Decoding of visual messages can be improved by asking questions, such as: What does this image mean to me? What is the relationship between the image and the displayed text message? How is this message effective? Similar questions are asked during visual message creation as well: How can I visually depict this message? How can I make this message effective? What are some visual/verbal relationships I can use? (Riesland, 2005). Riesland believes that once students internalize these questions, they will not only be able to encode and decode visual messages, but will also be prepared to communicate with a level of visual sophistication that will carry them through multimedia-dependent and modern work environments.

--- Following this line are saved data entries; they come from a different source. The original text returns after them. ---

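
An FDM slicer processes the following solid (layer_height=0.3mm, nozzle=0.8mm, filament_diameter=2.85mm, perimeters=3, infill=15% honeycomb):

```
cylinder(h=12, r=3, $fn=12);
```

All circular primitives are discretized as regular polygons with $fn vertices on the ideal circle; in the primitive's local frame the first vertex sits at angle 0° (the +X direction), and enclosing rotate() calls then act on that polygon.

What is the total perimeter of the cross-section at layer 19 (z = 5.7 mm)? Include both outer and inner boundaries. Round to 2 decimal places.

At z = 5.7 mm: the cylinder: section is a regular 12-gon, circumradius r=3 (perimeter = 2·12·3.000·sin(180°/12) = 18.63 mm). Overall, the cross-section is a single solid region. Total boundary length (outer) = 18.63 mm.

18.63 mm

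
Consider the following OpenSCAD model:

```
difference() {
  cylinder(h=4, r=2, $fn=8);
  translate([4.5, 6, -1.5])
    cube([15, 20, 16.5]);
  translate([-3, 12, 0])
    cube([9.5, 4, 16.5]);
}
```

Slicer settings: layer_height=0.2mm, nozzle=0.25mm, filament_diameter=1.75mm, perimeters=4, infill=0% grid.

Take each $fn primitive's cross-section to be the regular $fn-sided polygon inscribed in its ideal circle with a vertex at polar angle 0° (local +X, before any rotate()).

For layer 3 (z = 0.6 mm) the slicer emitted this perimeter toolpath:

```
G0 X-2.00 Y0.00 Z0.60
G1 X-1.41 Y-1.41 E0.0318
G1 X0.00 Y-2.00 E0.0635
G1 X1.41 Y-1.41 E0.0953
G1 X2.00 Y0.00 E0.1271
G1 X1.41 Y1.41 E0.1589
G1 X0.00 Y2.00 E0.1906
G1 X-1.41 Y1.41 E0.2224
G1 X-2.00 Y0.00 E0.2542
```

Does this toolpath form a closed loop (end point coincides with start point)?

Start point (G0): (-2.00, 0.00). End point (last G1): the path returns to the start — closed.

yes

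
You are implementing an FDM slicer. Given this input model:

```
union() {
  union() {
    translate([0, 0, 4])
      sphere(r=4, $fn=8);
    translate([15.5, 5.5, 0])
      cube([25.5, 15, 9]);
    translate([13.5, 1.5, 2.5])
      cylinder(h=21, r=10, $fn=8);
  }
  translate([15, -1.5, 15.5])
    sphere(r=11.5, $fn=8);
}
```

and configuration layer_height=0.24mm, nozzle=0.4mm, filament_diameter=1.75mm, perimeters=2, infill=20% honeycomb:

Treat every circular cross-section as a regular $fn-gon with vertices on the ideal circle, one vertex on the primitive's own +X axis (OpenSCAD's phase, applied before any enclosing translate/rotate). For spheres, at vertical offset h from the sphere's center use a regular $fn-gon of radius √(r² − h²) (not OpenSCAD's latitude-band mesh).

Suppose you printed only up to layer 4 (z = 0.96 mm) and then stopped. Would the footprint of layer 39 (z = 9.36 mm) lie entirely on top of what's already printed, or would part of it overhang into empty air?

Compare the two slices. At z = 0.96: the sphere: section is a regular 8-gon, circumradius = √(r²−h²) = √(4²−3.04²) = 2.600 (area = (8/2)·2.600²·sin(360°/8) = 19.12 mm²); the cube at (15.5, 5.5) is present — its section is the full 25.5×15 rectangle (area 382.50 mm²); the cylinder at (13.5, 1.5) does not reach this height (z outside [2.5, 23.5]); Merging all regions: the 2 present regions are separate (no shared area or edge), so areas and boundary lengths simply add and each stays a separate island — area = 401.62 mm²; the sphere at (15, -1.5) does not reach this height (|z−center|=14.540 > r=11.5); Combining (union): only that combined region is present, so the union is just that shape — area = 401.62 mm². At z = 9.36: the sphere does not reach this height (|z−center|=5.360 > r=4); the cube at (15.5, 5.5) is absent (z outside [0, 9]); the r=10 cylinder at (13.5, 1.5) gives a regular 8-gon of circumradius 10 (constant along its height) (area = (8/2)·10.000²·sin(360°/8) = 282.84 mm²); Merging all regions: only the r=10 cylinder at (13.5, 1.5) is present, so the union is just that shape — area = 282.84 mm²; the r=11.5 sphere at (15, -1.5) slices to a regular 8-gon of circumradius 9.724 (√(r²−h²) with h=6.14 from center) (area = (8/2)·9.724²·sin(360°/8) = 267.43 mm²); Merging all regions: the regions partially overlap — summed areas 550.27 mm² minus the doubly-counted overlap 212.95 mm² gives 337.32 mm² — area = 337.32 mm². Checking containment: at z = 9.36 the cross-section extends beyond the z = 0.96 cross-section by about 314.47 mm².

part overhangs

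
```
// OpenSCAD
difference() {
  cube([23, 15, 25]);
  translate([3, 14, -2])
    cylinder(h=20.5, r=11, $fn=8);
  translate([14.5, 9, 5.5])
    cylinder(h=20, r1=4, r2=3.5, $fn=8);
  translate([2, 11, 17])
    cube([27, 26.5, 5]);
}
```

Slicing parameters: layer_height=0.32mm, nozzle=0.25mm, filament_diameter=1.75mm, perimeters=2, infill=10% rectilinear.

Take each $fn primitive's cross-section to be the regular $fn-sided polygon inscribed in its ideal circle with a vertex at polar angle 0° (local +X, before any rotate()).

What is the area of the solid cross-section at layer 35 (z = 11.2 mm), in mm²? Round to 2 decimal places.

At z = 11.2 mm: the cube is present — its section is the full 23×15 rectangle (area 345.00 mm²); the r=11 cylinder at (3, 14) contributes a regular 8-gon of circumradius 11 (area = (8/2)·11.000²·sin(360°/8) = 342.24 mm²); the cone at (14.5, 9) (r1=4→r2=3.5) has section circumradius 3.857 here — a regular 8-gon (area = (8/2)·3.857²·sin(360°/8) = 42.09 mm²); the cube at (2, 11) does not reach this height (z outside [17, 22]); Taking the first minus the rest: starting from the 23×15 cube (345.00 mm²), the r=11 cylinder at (3, 14) partially overlaps it — only the 130.49 mm² overlap (of its 342.24 mm²) is removed, clipping the outline; the cone at (14.5, 9) partially overlaps it — only the 37.17 mm² overlap (of its 42.09 mm²) is removed, clipping the outline — area = 177.34 mm². Overall, the cross-section is a single solid region. Net area = 177.34 mm².

177.34 mm²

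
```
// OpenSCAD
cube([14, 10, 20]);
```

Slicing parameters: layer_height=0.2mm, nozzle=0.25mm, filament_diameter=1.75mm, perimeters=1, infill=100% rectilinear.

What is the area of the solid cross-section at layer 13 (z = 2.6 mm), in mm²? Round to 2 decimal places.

140.00 mm²

At z = 2.6 mm: the cube is present — its section is the full 14×10 rectangle (area 140.00 mm²). Overall, the cross-section is a single solid region. Net area = 140.00 mm².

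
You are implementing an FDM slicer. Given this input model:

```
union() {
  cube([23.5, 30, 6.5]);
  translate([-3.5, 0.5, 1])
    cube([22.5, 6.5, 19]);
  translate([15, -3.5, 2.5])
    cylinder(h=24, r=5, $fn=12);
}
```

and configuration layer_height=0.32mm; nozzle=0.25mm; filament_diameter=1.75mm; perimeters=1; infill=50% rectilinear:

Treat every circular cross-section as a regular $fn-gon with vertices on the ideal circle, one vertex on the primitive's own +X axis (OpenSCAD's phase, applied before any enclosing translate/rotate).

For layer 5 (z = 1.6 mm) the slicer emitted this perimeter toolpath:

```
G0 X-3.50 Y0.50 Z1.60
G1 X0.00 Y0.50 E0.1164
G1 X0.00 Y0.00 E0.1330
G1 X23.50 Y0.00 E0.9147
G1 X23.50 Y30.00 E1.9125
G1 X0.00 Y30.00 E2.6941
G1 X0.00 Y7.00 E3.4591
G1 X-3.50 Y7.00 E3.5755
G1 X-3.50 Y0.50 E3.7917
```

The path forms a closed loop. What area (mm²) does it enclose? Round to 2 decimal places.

727.75 mm²

Apply the shoelace formula to the sequence of (X, Y) vertices; enclosed area = 727.75 mm².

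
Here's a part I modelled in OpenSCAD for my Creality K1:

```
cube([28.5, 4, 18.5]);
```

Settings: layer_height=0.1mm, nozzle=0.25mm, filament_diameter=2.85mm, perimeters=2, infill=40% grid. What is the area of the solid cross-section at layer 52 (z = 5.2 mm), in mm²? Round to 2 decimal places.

At z = 5.2 mm: the 28.5×4 cube contributes its full rectangle (area 114.00 mm²). Overall, the cross-section is a single solid region. Net area = 114.00 mm².

114.00 mm²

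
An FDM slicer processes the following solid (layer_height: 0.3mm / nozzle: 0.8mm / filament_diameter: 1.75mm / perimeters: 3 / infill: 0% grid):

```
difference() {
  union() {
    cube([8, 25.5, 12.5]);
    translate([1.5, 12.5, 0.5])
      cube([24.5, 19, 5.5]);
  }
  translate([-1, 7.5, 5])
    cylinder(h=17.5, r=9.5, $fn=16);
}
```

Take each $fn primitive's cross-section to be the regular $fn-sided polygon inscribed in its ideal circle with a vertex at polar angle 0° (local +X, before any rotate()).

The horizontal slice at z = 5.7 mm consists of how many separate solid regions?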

Research has explored the relationship between learning and technology, and indicated that recent technologies like computers and the Internet have changed teaching and learning practices, and provided learners with more responsibilities and opportunities for their learning to innovatively locate and use resources to construct meaning (Sims et al., 2002). The World Wide Web, for example, as a graphical user interface application requires skills for recognizing navigation elements, controlling menus, and reading images in order to derive meaning from what is being communicated. In addition, photo-editing tools have made it easy for anyone to create or manipulate images, and to disseminate those images more widely than at any point in history.
In addition, the growth of image-rich resources is due in part to the wide availability of graphics software, and digital image management and sharing Web applications that facilitate the creation, storage, dissemination, and exchange of images (Sims et al., 2002). Inexpensive storage and widely available dissemination methods have made digital images a convenient and easily available information format (Chen, 1999). During the past three years, a new generation of Web-based applications for collaboration and community building has emerged, providing Web users with a tremendous capability to connect with and share a variety of resources. Among these social applications are photo-sharing applications.